The major reason behind this phenomenon is that C++ STL enforces strong exception safety guarantees for std::vectorpush_back and emplace_back. During the std::vector data migration from old smaller buffer to new larger buffer, each element in data has to be either copied using copy constructor or moved using move constructor. If move constructor is not declared with noexcept, if an exception is thrown during move, there could be data loss from the source and there will be no way to recover it.

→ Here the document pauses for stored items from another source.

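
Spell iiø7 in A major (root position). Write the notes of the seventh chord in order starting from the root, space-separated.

B D F A

iiø7 is built on scale degree 2, which is B in both A major and its parallel. Stacking thirds in A minor on B gives B–D–F–A.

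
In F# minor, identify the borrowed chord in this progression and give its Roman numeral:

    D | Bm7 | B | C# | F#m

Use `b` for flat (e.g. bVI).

F# minor has the diatonic set F#m, G#dim, A, Bm, C#, D, E (with V from harmonic minor). D, Bm7, C# and F#m all belong to that set. But B (B–D#–F#) is foreign: the diatonic iv on degree 4 is Bm, whereas B comes from F# major. It is labeled IV.

IV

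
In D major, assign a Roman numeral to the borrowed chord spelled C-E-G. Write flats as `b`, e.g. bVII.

In D major scale degree 7 is C#; C is its lowered form, from D minor. The diatonic chord on degree 7 would be C#dim (vii°), but C–E–G is the major chord from D minor. As a borrowed chord it is labeled bVII.

bVII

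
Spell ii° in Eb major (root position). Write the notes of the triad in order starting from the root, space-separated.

F Ab Cb

ii° is built on scale degree 2, which is F in both Eb major and its parallel. In Eb minor the chord on F is F–Ab–Cb.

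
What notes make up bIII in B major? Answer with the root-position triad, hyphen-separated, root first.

D-F#-A

The root of bIII is the lowered 3rd degree: D# becomes D. Building the major chord from the parallel minor on D: D–F#–A.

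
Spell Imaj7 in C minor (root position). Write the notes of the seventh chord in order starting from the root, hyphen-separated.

C-E-G-B

The root, C, is scale degree 1 — the same note in C minor and C major; only the chord quality changes. In C major the chord on C is C–E–G–B.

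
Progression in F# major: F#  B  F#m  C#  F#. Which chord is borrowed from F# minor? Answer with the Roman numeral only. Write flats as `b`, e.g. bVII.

The diatonic triads in F# major are F#, G#m, A#m, B, C#, D#m, E#dim. Of the given chords, F#, B and C# are diatonic. F#m (F#–A–C#) is not: scale degree 1 in F# major carries F# (I). In F# minor the chord on that degree is F#m, so here it functions as i, borrowed from the parallel minor.

i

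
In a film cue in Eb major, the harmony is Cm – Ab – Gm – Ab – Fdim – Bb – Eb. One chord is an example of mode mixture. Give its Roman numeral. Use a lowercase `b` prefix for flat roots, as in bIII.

In Eb major the diatonic chords are Eb, Fm, Gm, Ab, Bb, Cm, Ddim. Of the given chords, Cm, Ab, Gm, Bb and Eb are diatonic. Fdim (F–Ab–Cb) is not: scale degree 2 in Eb major carries Fm (ii). In Eb minor the chord on that degree is Fdim, so here it functions as ii°, borrowed from the parallel minor.

ii°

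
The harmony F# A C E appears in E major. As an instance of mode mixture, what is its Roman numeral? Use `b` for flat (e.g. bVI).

The root F# is the diatonic 2nd degree of E major; the borrowing shows in the chord quality. The diatonic chord on degree 2 would be F#m (ii), but F#–A–C–E is the half-diminished-seventh chord from E minor. As a borrowed chord it is labeled iiø7.

iiø7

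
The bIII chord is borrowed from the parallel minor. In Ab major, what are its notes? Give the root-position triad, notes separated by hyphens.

bIII is built on the lowered scale degree 3. In Ab major degree 3 is C; lowered it becomes Cb. Building the major chord from the parallel minor on Cb: Cb–Eb–Gb.

Cb-Eb-Gb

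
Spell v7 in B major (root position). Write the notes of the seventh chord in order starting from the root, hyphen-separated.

F#-A-C#-E

The root, F#, is scale degree 5 — the same note in B major and B minor; only the chord quality changes. Building the minor-seventh chord from the parallel minor on F#: F#–A–C#–E.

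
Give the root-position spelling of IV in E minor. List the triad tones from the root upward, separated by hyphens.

A-C#-E

The root, A, is scale degree 4 — the same note in E minor and E major; only the chord quality changes. In E major the chord on A is A–C#–E.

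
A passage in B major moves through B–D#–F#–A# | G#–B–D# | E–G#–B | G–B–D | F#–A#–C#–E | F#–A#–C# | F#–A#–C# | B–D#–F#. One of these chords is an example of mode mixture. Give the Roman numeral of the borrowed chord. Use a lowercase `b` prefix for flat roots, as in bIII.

The diatonic triads in B major are B, C#m, D#m, E, F#, G#m, A#dim. B–D#–F#–A# = Bmaj7, G#–B–D# = G#m, E–G#–B = E, F#–A#–C#–E = F#7, F#–A#–C# = F# and B–D#–F# = B all belong to that set. G–B–D doesn't fit — on degree 6 B major would have G#m (vi). G is the degree-6 chord of B minor, so it is the borrowed bVI.

bVI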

Copy constructor will not suffer from data loss from the source even if an exception is thrown during copy. Because C++ STL enforces strong exception safety guarantees for std::vectorpush_back and emplace_back, when move constructor is not declared with noexcept, copy constructor, instead of move constructor, is used for data migration. Only when move constructor is declared with noexcept, move constructor will be used for data migration.
Conclusions
To make your C++ program have better performance, try to make your move semantics effective, especially by making the move constructor and move assignment noexcept when working with C++ STL containers.